How the ECB’s ‘lower for longer’ QE could play out

To wean the euro zone off a heavy dose of cheap cash, the European Central Bank will in January cut its monthly asset purchases by half while extending the scheme deep into 2018.

But the “lower for longer” monetary policy stance still leaves investors with many questions unanswered.

For instance, how will the ECB get around a scarcity of eligible government debt and how much will it tinker with other parts of its asset purchase scheme to offset technical constraints in much-larger government bond purchases?

Reinvestment is another key focus, with new data on Monday showing the ECB will have nearly 130 billion euros (£114.5 billion) worth of new cash from maturing bonds to invest over the next year.

This set of graphics highlights what analysts are homing in on as the next phase of ECB QE plays out.


The cut in monthly bond purchases from 60 to 30 billion euros from January takes some pressure off the bond-buying scheme, but the long extension still means the ECB is expected to struggle to source eligible government debt.

Against this backdrop, January data – the first month under the reduced purchase amount – released in February is likely to be scrutinised closely.

“Scarcity is one of the issues we’re looking at and how credible is (ECB chief Mario) Draghi’s statement that they will look to extend the programme if needed or will they have to stop after the 9-month extension?” said Benjamin Schroeder, senior rates strategist at ING. “According to our calculations, extending by 9 months will be stretching to the limits already.”


The scarcity constraints mean ECB asset purchases will continue to deviate from the capital key – where the ECB buys a country’s bonds in line with the size of that economy.

Deviations from the capital key have been in place for some time now but are expected to remain in place so that the central bank avoids hitting a self-imposed rule that prevents it from holding a third of a country’s bonds.
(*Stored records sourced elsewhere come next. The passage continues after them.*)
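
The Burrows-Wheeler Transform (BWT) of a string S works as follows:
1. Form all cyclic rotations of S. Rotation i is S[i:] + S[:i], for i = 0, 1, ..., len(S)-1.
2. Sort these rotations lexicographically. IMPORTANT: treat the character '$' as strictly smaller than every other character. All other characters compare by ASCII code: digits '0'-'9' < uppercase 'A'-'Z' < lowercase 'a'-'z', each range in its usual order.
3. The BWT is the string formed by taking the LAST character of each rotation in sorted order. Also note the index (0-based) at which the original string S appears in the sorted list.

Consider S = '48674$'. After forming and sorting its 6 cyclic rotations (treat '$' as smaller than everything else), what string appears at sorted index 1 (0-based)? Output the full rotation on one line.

Answer: 4$4867

Derivation:
All 6 rotations (rotation i = S[i:]+S[:i]):
  rot[0] = 48674$
  rot[1] = 8674$4
  rot[2] = 674$48
  rot[3] = 74$486
  rot[4] = 4$4867
  rot[5] = $48674
Sorted (with $ < everything):
  sorted[0] = $48674
  sorted[1] = 4$4867
  sorted[2] = 48674$
  sorted[3] = 674$48
  sorted[4] = 74$486
  sorted[5] = 8674$4
sorted[1] = 4$4867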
One way for the ECB to get around technical constraints in government bonds is to skew purchases towards the private sector next year, with the share of corporate and covered bonds rising, even if purchase volumes stay the same.
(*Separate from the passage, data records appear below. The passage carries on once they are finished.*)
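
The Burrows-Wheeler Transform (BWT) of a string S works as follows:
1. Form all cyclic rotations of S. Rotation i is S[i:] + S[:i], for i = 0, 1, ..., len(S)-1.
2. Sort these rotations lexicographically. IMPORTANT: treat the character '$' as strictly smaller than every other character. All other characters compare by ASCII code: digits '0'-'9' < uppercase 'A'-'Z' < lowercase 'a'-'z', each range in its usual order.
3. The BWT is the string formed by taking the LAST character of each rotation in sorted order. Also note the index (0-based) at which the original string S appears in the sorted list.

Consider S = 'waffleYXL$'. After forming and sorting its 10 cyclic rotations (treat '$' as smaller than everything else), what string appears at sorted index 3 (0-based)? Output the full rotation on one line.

All 10 rotations (rotation i = S[i:]+S[:i]):
  rot[0] = waffleYXL$
  rot[1] = affleYXL$w
  rot[2] = ffleYXL$wa
  rot[3] = fleYXL$waf
  rot[4] = leYXL$waff
  rot[5] = eYXL$waffl
  rot[6] = YXL$waffle
  rot[7] = XL$waffleY
  rot[8] = L$waffleYX
  rot[9] = $waffleYXL
Sorted (with $ < everything):
  sorted[0] = $waffleYXL
  sorted[1] = L$waffleYX
  sorted[2] = XL$waffleY
  sorted[3] = YXL$waffle
  sorted[4] = affleYXL$w
  sorted[5] = eYXL$waffl
  sorted[6] = ffleYXL$wa
  sorted[7] = fleYXL$waf
  sorted[8] = leYXL$waff
  sorted[9] = waffleYXL$
sorted[3] = YXL$waffle

Answer: YXL$waffle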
A governing council member recently said that the ECB is looking to keep private sector buys steady.

The central bank has not said how it will divide purchases between public and private sector debt next year. More detail on the composition of buys is likely to be unveiled in December.
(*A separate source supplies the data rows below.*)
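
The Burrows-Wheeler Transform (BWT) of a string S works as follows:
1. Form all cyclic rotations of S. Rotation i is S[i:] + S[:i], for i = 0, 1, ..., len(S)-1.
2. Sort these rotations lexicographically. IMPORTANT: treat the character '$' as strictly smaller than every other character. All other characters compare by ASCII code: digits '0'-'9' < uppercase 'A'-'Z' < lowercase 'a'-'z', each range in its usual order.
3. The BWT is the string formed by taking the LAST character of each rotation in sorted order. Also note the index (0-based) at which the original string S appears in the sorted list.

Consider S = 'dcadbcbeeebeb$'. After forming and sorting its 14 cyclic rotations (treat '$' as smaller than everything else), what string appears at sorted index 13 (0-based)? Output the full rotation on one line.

All 14 rotations (rotation i = S[i:]+S[:i]):
  rot[0] = dcadbcbeeebeb$
  rot[1] = cadbcbeeebeb$d
  rot[2] = adbcbeeebeb$dc
  rot[3] = dbcbeeebeb$dca
  rot[4] = bcbeeebeb$dcad
  rot[5] = cbeeebeb$dcadb
  rot[6] = beeebeb$dcadbc
  rot[7] = eeebeb$dcadbcb
  rot[8] = eebeb$dcadbcbe
  rot[9] = ebeb$dcadbcbee
  rot[10] = beb$dcadbcbeee
  rot[11] = eb$dcadbcbeeeb
  rot[12] = b$dcadbcbeeebe
  rot[13] = $dcadbcbeeebeb
Sorted (with $ < everything):
  sorted[0] = $dcadbcbeeebeb
  sorted[1] = adbcbeeebeb$dc
  sorted[2] = b$dcadbcbeeebe
  sorted[3] = bcbeeebeb$dcad
  sorted[4] = beb$dcadbcbeee
  sorted[5] = beeebeb$dcadbc
  sorted[6] = cadbcbeeebeb$d
  sorted[7] = cbeeebeb$dcadb
  sorted[8] = dbcbeeebeb$dca
  sorted[9] = dcadbcbeeebeb$
  sorted[10] = eb$dcadbcbeeeb
  sorted[11] = ebeb$dcadbcbee
  sorted[12] = eebeb$dcadbcbe
  sorted[13] = eeebeb$dcadbcb
sorted[13] = eeebeb$dcadbcb

Answer: eeebeb$dcadbcb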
The likes of Finland, Portugal, Ireland and Slovenia where the ECB has been buying below the capital key due to a scarcity of eligible bonds are likely to be the biggest losers of the ECB’s QE extension, analysts say.

In these countries, the bond issuance schedule is likely to be more closely followed by national central banks, which buy bonds on behalf of the ECB for QE.

“Finland doesn’t have a lot of flexibility and the central bank will have to follow the issuance pattern of the Finnish state even to be close to the target,” said ABN AMRO senior fixed income analyst Kim Liu.


Reinvestments made from maturing bonds are expected to grow in importance next year. The money redeployed back into the bond market is in addition to monthly bond purchases, and should help underpin borrowing costs in the euro area.

Redemptions, disclosed for the first time on Monday, will average 10.8 billion euros a month in the 12 months from November. They will peak in April, hitting 24.3 billion euros.